You might think this is more information than the CEO needs. You also might think that I spent an egregious amount of time researching all of this. And if you’ve ever gotten an email from a friend asking for a bit of help like this, you may have put off responding while you took care of other more important (read: paid) work.

To that I say:

  • There are links for him to click and see for himself the differences between one approach and the other. There is research for his team to go off of and a recommendation or two to decide the best course of action.

  • The whole of this research took about 10 minutes. It may not be exhaustively researched but it’s an account of what I tried.

  • Unless I’m doing something that truly demands all of my time helping a friend out is always a worthy priority. Maybe I can’t respond to everybody the instant they need me but I can at least find the time to respond with something helpful.

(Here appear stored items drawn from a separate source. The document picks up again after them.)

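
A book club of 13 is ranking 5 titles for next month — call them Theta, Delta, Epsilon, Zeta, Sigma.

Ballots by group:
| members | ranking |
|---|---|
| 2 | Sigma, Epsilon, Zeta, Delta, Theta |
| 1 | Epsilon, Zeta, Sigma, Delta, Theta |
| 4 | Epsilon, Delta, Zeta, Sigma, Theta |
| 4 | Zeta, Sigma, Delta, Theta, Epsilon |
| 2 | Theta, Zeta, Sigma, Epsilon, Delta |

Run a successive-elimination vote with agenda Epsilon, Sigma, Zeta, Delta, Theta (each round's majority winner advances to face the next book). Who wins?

Zeta

Round 1: Epsilon vs Sigma — 5–8, Sigma advances.
Round 2: Sigma vs Zeta — 2–11, Zeta advances.
Round 3: Zeta vs Delta — 9–4, Zeta advances.
Round 4: Zeta vs Theta — 11–2, Zeta advances.
The agenda winner is Zeta.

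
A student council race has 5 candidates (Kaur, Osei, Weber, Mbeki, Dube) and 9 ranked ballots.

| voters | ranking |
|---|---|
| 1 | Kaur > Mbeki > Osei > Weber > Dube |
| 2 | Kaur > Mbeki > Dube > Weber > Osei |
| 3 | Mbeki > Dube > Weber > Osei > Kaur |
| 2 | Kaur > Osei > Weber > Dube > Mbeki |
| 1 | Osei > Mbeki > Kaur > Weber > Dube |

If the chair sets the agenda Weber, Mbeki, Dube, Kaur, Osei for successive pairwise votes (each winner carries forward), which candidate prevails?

Round 1: Weber vs Mbeki — 2–7, Mbeki advances.
Round 2: Mbeki vs Dube — 7–2, Mbeki advances.
Round 3: Mbeki vs Kaur — 4–5, Kaur advances.
Round 4: Kaur vs Osei — 5–4, Kaur advances.
The agenda winner is Kaur.

Kaur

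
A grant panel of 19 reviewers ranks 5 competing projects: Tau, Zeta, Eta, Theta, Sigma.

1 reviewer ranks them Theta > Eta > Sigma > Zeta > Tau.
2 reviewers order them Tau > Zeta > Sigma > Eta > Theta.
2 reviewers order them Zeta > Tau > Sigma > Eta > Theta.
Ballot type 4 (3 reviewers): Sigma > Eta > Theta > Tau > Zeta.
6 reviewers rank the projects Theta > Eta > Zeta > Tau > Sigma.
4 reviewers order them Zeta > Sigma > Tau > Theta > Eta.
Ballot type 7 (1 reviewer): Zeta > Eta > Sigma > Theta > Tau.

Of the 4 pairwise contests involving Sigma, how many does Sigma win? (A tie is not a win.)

Sigma against each rival (19 reviewers):
Sigma vs Tau: Sigma is ranked higher on 1+3+4+1 = 9 ballots, Tau on 10. Tau wins 10–9.
Sigma vs Zeta: 1+3 = 4 for Sigma, 15 for Zeta — Zeta by 15–4.
Sigma vs Eta: Sigma wins 11–8.
Sigma vs Theta: Sigma, 12–7.
Sigma beats Eta, Theta; loses to Tau, Zeta — 2 pairwise wins.

2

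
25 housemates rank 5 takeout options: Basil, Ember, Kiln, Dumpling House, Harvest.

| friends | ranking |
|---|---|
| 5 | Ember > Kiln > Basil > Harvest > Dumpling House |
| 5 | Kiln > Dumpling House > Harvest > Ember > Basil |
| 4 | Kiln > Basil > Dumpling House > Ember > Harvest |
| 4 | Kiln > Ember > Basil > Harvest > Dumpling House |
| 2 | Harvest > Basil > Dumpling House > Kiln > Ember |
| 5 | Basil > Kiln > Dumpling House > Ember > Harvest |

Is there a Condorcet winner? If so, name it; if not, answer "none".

Check each pair by majority over 25 ballots:
Basil vs Ember: Ember, 14–11.
Basil–Kiln: Kiln 18–7.
Basil–Dumpling House: Basil 20–5.
Basil–Harvest: Basil 18–7.
Ember–Kiln: Kiln 20–5.
Ember–Dumpling House: Dumpling House 16–9.
Ember vs Harvest: Ember wins 18–7.
Kiln vs Dumpling House: Kiln, 23–2.
Kiln vs Harvest: Kiln wins 23–2.
Dumpling House vs Harvest: Dumpling House, 14–11.
Kiln defeats every rival head-to-head and is the Condorcet winner.

Kiln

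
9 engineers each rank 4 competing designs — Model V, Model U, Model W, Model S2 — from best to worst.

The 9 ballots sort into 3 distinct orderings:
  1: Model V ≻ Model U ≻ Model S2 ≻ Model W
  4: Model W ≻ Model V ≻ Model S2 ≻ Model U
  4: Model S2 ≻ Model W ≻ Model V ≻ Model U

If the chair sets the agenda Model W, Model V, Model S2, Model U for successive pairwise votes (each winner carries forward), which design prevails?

Model S2

Round 1: Model W vs Model V — 8–1, Model W advances.
Round 2: Model W vs Model S2 — 4–5, Model S2 advances.
Round 3: Model S2 vs Model U — 8–1, Model S2 advances.
The agenda winner is Model S2.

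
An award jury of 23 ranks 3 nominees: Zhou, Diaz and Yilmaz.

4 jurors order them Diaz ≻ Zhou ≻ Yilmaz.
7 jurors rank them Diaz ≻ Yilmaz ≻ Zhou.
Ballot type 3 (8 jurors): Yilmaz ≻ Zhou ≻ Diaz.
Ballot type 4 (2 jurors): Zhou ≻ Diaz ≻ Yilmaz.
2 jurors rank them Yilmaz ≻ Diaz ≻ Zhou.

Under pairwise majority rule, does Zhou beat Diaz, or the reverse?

Diaz

Ballots ranking Zhou above Diaz: 8 + 2 = 10.
Ballots ranking Diaz above Zhou: 23 − 10 = 13.
Diaz wins the head-to-head 13–10.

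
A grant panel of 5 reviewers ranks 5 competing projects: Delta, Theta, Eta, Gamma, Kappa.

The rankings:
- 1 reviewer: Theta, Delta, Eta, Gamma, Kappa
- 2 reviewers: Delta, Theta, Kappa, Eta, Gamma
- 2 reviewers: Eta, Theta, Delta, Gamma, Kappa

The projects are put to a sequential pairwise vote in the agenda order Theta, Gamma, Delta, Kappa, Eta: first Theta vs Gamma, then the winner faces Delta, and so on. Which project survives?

Round 1: Theta vs Gamma — 5–0, Theta advances.
Round 2: Theta vs Delta — 3–2, Theta advances.
Round 3: Theta vs Kappa — 5–0, Theta advances.
Round 4: Theta vs Eta — 3–2, Theta advances.
Theta survives the agenda.

Theta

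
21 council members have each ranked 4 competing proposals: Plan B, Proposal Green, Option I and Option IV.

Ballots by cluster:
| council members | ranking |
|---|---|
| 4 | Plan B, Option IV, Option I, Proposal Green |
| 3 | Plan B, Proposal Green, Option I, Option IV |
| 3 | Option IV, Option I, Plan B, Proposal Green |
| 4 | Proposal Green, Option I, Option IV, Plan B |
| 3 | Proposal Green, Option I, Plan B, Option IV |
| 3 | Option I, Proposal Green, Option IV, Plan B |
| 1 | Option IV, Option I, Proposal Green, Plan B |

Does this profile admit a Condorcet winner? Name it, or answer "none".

Option I

Head-to-head results (21 council members):
Plan B vs Proposal Green: Proposal Green, 11–10.
Plan B vs Option I: Option I wins 14–7.
Plan B vs Option IV: Option IV wins 11–10.
Proposal Green vs Option I: Proposal Green preferred on 3+4+3 = 10 ballots; Option I wins 11–10.
Proposal Green vs Option IV: Proposal Green, 13–8.
Option I vs Option IV: Option I preferred on 3+4+3+3 = 13 ballots; Option I wins 13–8.
Option I wins every pairwise contest, so Option I is the Condorcet winner.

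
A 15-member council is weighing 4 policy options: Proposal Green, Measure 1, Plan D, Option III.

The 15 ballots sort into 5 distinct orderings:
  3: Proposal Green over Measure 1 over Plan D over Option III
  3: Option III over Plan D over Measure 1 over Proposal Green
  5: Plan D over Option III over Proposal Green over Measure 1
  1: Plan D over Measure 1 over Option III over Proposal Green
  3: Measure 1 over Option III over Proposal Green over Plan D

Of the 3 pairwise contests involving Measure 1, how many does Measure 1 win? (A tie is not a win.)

Measure 1 against each rival (15 council members):
Measure 1 vs Proposal Green: Measure 1 preferred on 3+1+3 = 7 ballots; Proposal Green wins 8–7.
Measure 1 vs Plan D: Plan D wins 9–6.
Measure 1–Option III: Option III 8–7.
Measure 1 beats no one; loses to Proposal Green, Plan D, Option III — 0 pairwise wins.

0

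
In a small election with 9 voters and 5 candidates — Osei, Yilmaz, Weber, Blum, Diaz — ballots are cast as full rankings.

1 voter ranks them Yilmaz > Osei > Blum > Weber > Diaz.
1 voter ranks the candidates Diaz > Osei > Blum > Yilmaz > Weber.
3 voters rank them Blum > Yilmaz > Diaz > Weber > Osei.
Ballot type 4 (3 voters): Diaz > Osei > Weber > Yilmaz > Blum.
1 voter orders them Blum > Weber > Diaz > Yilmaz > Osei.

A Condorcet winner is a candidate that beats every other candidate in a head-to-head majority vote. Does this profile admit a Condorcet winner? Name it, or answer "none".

Pairwise majorities:
Osei vs Yilmaz: Yilmaz wins 5–4.
Osei vs Weber: Osei, 5–4.
Osei vs Blum: Osei, 5–4.
Osei vs Diaz: Diaz wins 8–1.
Yilmaz–Weber: Yilmaz 5–4.
Yilmaz vs Blum: Blum, 5–4.
Yilmaz vs Diaz: Diaz, 5–4.
Weber vs Blum: Blum wins 6–3.
Weber vs Diaz: Diaz, 7–2.
Blum vs Diaz: Blum, 5–4.
Every candidate loses at least once (Osei loses to Yilmaz; Yilmaz loses to Blum; Weber loses to Osei; Blum loses to Osei; Diaz loses to Blum). The majority relation contains the cycle Osei > Blum > Yilmaz > Osei, so there is no Condorcet winner.

none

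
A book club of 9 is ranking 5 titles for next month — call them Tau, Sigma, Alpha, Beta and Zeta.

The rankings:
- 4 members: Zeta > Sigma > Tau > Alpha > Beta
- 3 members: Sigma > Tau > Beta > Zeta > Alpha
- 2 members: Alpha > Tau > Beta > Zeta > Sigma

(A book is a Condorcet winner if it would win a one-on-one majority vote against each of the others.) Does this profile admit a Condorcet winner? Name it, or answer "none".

Pairwise majorities:
Tau–Sigma: Sigma 7–2.
Tau–Alpha: Tau 7–2.
Tau vs Beta: Tau, 9–0.
Tau–Zeta: Tau 5–4.
Sigma vs Alpha: Sigma, 7–2.
Sigma vs Beta: Sigma, 7–2.
Sigma vs Zeta: Zeta, 6–3.
Alpha vs Beta: Alpha, 6–3.
Alpha–Zeta: Zeta 7–2.
Beta–Zeta: Beta 5–4.
Each book drops at least one matchup (Tau loses to Sigma; Sigma loses to Zeta; Alpha loses to Tau; Beta loses to Tau; Zeta loses to Tau); the cycle Tau beats Zeta beats Sigma beats Tau rules out a Condorcet winner.

none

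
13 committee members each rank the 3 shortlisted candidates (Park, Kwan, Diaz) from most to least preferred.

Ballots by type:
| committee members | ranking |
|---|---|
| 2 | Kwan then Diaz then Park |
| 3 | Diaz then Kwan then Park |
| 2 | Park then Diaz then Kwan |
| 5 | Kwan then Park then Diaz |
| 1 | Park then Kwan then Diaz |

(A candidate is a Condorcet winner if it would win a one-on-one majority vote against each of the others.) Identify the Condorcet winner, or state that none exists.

Kwan

Pairwise majorities:
Park vs Kwan: Park preferred on 2+1 = 3 ballots; Kwan wins 10–3.
Park vs Diaz: 2+5+1 = 8 for Park, 5 for Diaz — Park by 8–5.
Kwan vs Diaz: Kwan preferred on 2+5+1 = 8 ballots; Kwan wins 8–5.
Kwan wins every pairwise contest, so Kwan is the Condorcet winner.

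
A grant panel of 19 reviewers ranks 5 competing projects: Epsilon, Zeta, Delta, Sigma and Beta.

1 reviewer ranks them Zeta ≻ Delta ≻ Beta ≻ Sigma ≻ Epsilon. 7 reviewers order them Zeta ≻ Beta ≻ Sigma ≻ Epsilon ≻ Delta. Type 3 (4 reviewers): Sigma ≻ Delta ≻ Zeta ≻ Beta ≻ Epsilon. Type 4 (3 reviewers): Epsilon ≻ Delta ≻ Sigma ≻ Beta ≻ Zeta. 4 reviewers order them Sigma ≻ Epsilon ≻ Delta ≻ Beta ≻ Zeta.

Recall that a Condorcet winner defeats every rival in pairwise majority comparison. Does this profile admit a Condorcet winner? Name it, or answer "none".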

Last month Brad Frost wrote “Just” right here on this site. Brad’s right, and I’d add that explaining things well goes far beyond code and pixels. Helping others make sense of something you understand is extraordinarily valuable — maybe the most valuable skill of all. It’s the difference between the people around you feeling empowered to make decisions and being subjugated by what they don’t understand.

Designers should be teaching engineers more about color and typography and the decision making process. CEOs can always be more transparent about the business decisions driving the direction of a company. And coders… well, I think Brad covered that pretty well.

Take the time to explain stuff you understand to others that don’t. Empathize. Ask for better explanations for things you don’t understand yourself. Be helpful and allow yourself to be helped. Only good can come from that.